Manhattan (1979)

Resultat d'imatges de Manhattan (1979)

 Art & Entertainment

Isaac: Talent is luck. The important thing in life is courage.

If Manhattan was only a romantic comedy, it would be a very good one, but the fact that the movie has so much more ambition than the «average» entry into the genre makes it an extraordinary example of the fusion of entertainment and art. This is Allen in peak form, deftly mastering and combining the diverse threads of romance, drama, and comedy – and all against a black-and-white backdrop that makes us wonder why color is such a coveted characteristic in modern motion pictures.

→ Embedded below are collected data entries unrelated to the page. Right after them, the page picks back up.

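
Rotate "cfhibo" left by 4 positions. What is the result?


Input: "cfhibo", rotate left by 4
First 4 characters: "cfhi"
Remaining characters: "bo"
Concatenate remaining + first: "bo" + "cfhi" = "bocfhi"

bocfhi


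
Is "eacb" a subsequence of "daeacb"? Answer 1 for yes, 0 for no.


Check if "eacb" is a subsequence of "daeacb"
Greedy scan:
  Position 0 ('d'): no match needed
  Position 1 ('a'): no match needed
  Position 2 ('e'): matches sub[0] = 'e'
  Position 3 ('a'): matches sub[1] = 'a'
  Position 4 ('c'): matches sub[2] = 'c'
  Position 5 ('b'): matches sub[3] = 'b'
All 4 characters matched => is a subsequence

1


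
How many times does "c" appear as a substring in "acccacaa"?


Searching for "c" in "acccacaa"
Scanning each position:
  Position 0: "a" => no
  Position 1: "c" => MATCH
  Position 2: "c" => MATCH
  Position 3: "c" => MATCH
  Position 4: "a" => no
  Position 5: "c" => MATCH
  Position 6: "a" => no
  Position 7: "a" => no
Total occurrences: 4

4


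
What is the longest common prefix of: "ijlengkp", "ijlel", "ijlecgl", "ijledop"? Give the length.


Words: ijlengkp, ijlel, ijlecgl, ijledop
  Position 0: all 'i' => match
  Position 1: all 'j' => match
  Position 2: all 'l' => match
  Position 3: all 'e' => match
  Position 4: ('n', 'l', 'c', 'd') => mismatch, stop
LCP = "ijle" (length 4)

4


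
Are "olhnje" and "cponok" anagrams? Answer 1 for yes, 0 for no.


Strings: "olhnje", "cponok"
Sorted first:  ehjlno
Sorted second: cknoop
Differ at position 0: 'e' vs 'c' => not anagrams

0


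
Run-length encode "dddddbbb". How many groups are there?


Input: dddddbbb
Scanning for consecutive runs:
  Group 1: 'd' x 5 (positions 0-4)
  Group 2: 'b' x 3 (positions 5-7)
Total groups: 2

2


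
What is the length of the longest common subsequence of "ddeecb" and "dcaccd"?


LCS of "ddeecb" and "dcaccd"
DP table:
           d    c    a    c    c    d
      0    0    0    0    0    0    0
  d   0    1    1    1    1    1    1
  d   0    1    1    1    1    1    2
  e   0    1    1    1    1    1    2
  e   0    1    1    1    1    1    2
  c   0    1    2    2    2    2    2
  b   0    1    2    2    2    2    2
LCS length = dp[6][6] = 2

2


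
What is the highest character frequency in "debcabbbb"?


Input: debcabbbb
Character counts:
  'a': 1
  'b': 5
  'c': 1
  'd': 1
  'e': 1
Maximum frequency: 5

5


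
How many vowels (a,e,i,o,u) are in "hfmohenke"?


Input: hfmohenke
Checking each character:
  'h' at position 0: consonant
  'f' at position 1: consonant
  'm' at position 2: consonant
  'o' at position 3: vowel (running total: 1)
  'h' at position 4: consonant
  'e' at position 5: vowel (running total: 2)
  'n' at position 6: consonant
  'k' at position 7: consonant
  'e' at position 8: vowel (running total: 3)
Total vowels: 3

3


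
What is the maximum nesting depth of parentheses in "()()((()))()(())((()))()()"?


Input: "()()((()))()(())((()))()()"
Tracking depth:
  Position 0 '(': depth becomes 1
  Position 1 ')': depth becomes 0
  Position 2 '(': depth becomes 1
  Position 3 ')': depth becomes 0
  Position 4 '(': depth becomes 1
  Position 5 '(': depth becomes 2
  Position 6 '(': depth becomes 3
  Position 7 ')': depth becomes 2
  Position 8 ')': depth becomes 1
  Position 9 ')': depth becomes 0
  Position 10 '(': depth becomes 1
  Position 11 ')': depth becomes 0
  Position 12 '(': depth becomes 1
  Position 13 '(': depth becomes 2
  Position 14 ')': depth becomes 1
  Position 15 ')': depth becomes 0
  Position 16 '(': depth becomes 1
  Position 17 '(': depth becomes 2
  Position 18 '(': depth becomes 3
  Position 19 ')': depth becomes 2
  Position 20 ')': depth becomes 1
  Position 21 ')': depth becomes 0
  Position 22 '(': depth becomes 1
  Position 23 ')': depth becomes 0
  Position 24 '(': depth becomes 1
  Position 25 ')': depth becomes 0
Maximum depth reached: 3

3


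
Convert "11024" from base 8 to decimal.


Input: "11024" in base 8
Positional expansion:
  Digit '1' (value 1) x 8^4 = 4096
  Digit '1' (value 1) x 8^3 = 512
  Digit '0' (value 0) x 8^2 = 0
  Digit '2' (value 2) x 8^1 = 16
  Digit '4' (value 4) x 8^0 = 4
Sum = 4628

4628


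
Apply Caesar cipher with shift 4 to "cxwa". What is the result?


Caesar cipher: shift "cxwa" by 4
  'c' (pos 2) + 4 = pos 6 = 'g'
  'x' (pos 23) + 4 = pos 1 = 'b'
  'w' (pos 22) + 4 = pos 0 = 'a'
  'a' (pos 0) + 4 = pos 4 = 'e'
Result: gbae

gbae


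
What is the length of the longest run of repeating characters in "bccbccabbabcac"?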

Received wisdom has it that Manhattan is a cinematic love letter to New York. But it’s actually the opposite: a thank-you card from New York, via Allen, to cinema – for the alchemical process by which light and shade and music can turn buildings and streets into a miraculous, shared dream of a city. In theory it’s a romantic comedy, though its romance and humour are by turns anxious and wistful, and its characters come weighed down by manifold flaws and neuroses (not least the troublesome May-September romance between Isaac, Allen’s conflicted comedy writer, and Mariel Hemingway’s 17-year-old student).

Instead, it’s the city itself, frozen in time by Gordon Willis’s immaculate black-and-white photography, that nourishes them. Simply by watching the sun rise over the East River, a Gershwin song drifting out of the morning mist, Allen’s tiny worker ant can somehow feel like the king of the colony.